“Screams from the Tower”, escrito e dirigido por Cory Wexler Grant, representa o ruído de uma rádio escolar nos anos 90, o cheiro de fita cassete, o desconforto de crescer sendo “estranho” em um subúrbio americano que não sabe muito bem o que fazer com garotos queer. O longa segue Julien Rosdahl (Richie Fusco), um adolescente pintoso, barulhento e claramente deslocado, que finalmente consegue realizar o sonho de comandar um programa na rádio da escola ao lado do melhor amigo Cary (David Bloom).
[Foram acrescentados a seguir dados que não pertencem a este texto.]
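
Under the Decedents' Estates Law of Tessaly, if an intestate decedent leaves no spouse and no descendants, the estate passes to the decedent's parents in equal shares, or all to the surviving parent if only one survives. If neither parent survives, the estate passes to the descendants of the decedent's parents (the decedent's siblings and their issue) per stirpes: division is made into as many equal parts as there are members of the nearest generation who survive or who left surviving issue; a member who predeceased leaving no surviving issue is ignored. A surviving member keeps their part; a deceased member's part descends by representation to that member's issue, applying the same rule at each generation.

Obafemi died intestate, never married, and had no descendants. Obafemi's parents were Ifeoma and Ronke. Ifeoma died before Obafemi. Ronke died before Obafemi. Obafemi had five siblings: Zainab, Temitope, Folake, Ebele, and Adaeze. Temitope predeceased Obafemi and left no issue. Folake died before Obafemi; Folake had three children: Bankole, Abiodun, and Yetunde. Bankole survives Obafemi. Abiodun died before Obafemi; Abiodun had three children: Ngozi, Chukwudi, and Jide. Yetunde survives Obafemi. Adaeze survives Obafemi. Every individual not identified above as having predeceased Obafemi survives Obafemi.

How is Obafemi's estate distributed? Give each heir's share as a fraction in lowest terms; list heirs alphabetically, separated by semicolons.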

Grant bebe diretamente da tradição dos coming-of-age dos anos 80 e 90, especialmente do cinema de John Hughes, mas faz algo que aqueles filmes raramente permitiam: colocar personagens queer no centro da narrativa sem tratá-los apenas como alívio cômico ou subtexto. Julien é pintoso, performático e desconfortavelmente autêntico. Cary, ao contrário, tenta desesperadamente sobreviver pela assimilação. Essa tensão entre os dois, entre quem aceita ser “diferente” e quem teme carregar esse rótulo, move o filme com uma honestidade emocional que ecoa “Young Soul Rebels”, de Isaac Julien.
O filme entende perfeitamente a rádio como espaço LGBTQIA+.. Não apenas porque ela permite que aqueles adolescentes falem sem filtro, mas porque funciona como território de reinvenção. Atrás do microfone, Julien e seus amigos deixam de ser os “esquisitos” da escola e passam a controlar a narrativa. Existe algo profundamente tocante nessa ideia de jovens queer encontrando voz antes mesmo de encontrarem identidade. “Screams from the Tower” talvez nunca mergulhe totalmente em romance ou sexualidade explícita, mas compreende com precisão aquele momento específico.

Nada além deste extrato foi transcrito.